Menurut dia, ada dua refleksi utama dari gerakan itu. Pertama, pelayanan fasilitas publik, seperti pendidikan dasar dan kesehatan, belum inklusif. Kedua, masyarakat akan berpartisipasi aktif dalam pembangunan bangsa selama pengelolaan dana mengedepankan akuntabilitas, transparansi, dan integritas.
”Kami komunitas wartawan selama ini jago mengkritik pemerintah. Lewat gerakan ini, kami belajar tantangan mengelola dana publik secara akuntabel. Dengan langkah sederhana ini, kami memacu semangat publik untuk berbagi dan membantu. Apabila negara benar-benar akuntabel, orang tidak akan segan membayar apa yang menjadi kewajibannya,” tuturnya.
Haris menambahkan, pemerintah perlu mengubah orientasi kebijakan agar mementingkan agenda publik, seperti penyediaan layanan kesehatan dan pendidikan gratis. Selama ini, tuturnya, arah kebijakan pemerintah terkesan mengedepankan agenda komersial. Ini membuat pemerintah kewalahan ketika menghadapi krisis, seperti ketika pandemi terjadi.

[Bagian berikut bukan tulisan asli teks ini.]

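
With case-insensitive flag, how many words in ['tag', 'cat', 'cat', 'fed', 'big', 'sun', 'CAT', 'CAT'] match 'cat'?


Case-insensitive matching: compare each word's lowercase form to 'cat'.
  'tag' -> lower='tag' -> no
  'cat' -> lower='cat' -> MATCH
  'cat' -> lower='cat' -> MATCH
  'fed' -> lower='fed' -> no
  'big' -> lower='big' -> no
  'sun' -> lower='sun' -> no
  'CAT' -> lower='cat' -> MATCH
  'CAT' -> lower='cat' -> MATCH
Matches: ['cat', 'cat', 'CAT', 'CAT']
Count: 4

4


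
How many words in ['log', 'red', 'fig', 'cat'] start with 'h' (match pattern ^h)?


Pattern ^h anchors to start of word. Check which words begin with 'h':
  'log' -> no
  'red' -> no
  'fig' -> no
  'cat' -> no
Matching words: []
Count: 0

0


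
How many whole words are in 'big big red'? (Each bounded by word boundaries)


Word boundaries (\b) mark the start/end of each word.
Text: 'big big red'
Splitting by whitespace:
  Word 1: 'big'
  Word 2: 'big'
  Word 3: 'red'
Total whole words: 3

3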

”Paradigma pembangunan harus kembali sesuai amanat undang-undang yang menjamin kebutuhan dasar warga. Makanya, belakangan, kita lihat ada rapid test berbayar mahal dan anak-anak di sekolah pelosok yang membutuhkan ponsel untuk PJJ,” ujarnya.
Mery mengingatkan, kemajuan suatu bangsa ditentukan oleh kualitas sumber daya manusia (SDM)-nya, di samping faktor-faktor lain, seperti sumber daya alam, infrastruktur, sosial budaya, dan kestabilan politik. SDM memiliki peran untuk mengelola semua komponen.

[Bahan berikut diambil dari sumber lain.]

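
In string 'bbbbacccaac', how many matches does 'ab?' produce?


Pattern 'ab?' matches 'a' optionally followed by 'b'.
String: 'bbbbacccaac'
Scanning left to right for 'a' then checking next char:
  Match 1: 'a' (a not followed by b)
  Match 2: 'a' (a not followed by b)
  Match 3: 'a' (a not followed by b)
Total matches: 3

3


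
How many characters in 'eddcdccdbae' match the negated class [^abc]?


Negated class [^abc] matches any char NOT in {a, b, c}
Scanning 'eddcdccdbae':
  pos 0: 'e' -> MATCH
  pos 1: 'd' -> MATCH
  pos 2: 'd' -> MATCH
  pos 3: 'c' -> no (excluded)
  pos 4: 'd' -> MATCH
  pos 5: 'c' -> no (excluded)
  pos 6: 'c' -> no (excluded)
  pos 7: 'd' -> MATCH
  pos 8: 'b' -> no (excluded)
  pos 9: 'a' -> no (excluded)
  pos 10: 'e' -> MATCH
Total matches: 6

6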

”Kalau sumber daya manusia di suatu negara berkualitas tinggi, sudah dapat dipastikan pengelolaan sumber daya alam akan maksimal dan menghasilkan kesejahteraan bagi bangsa. SDM unggul harus dipersiapkan oleh negara sejak dini melalui pendidikan. Jadi, sistem pendidikan di Indonesia juga harus dibenahi agar semua masyarakat mendapatkan pendidikan layak tanpa terkecuali,” tuturnya.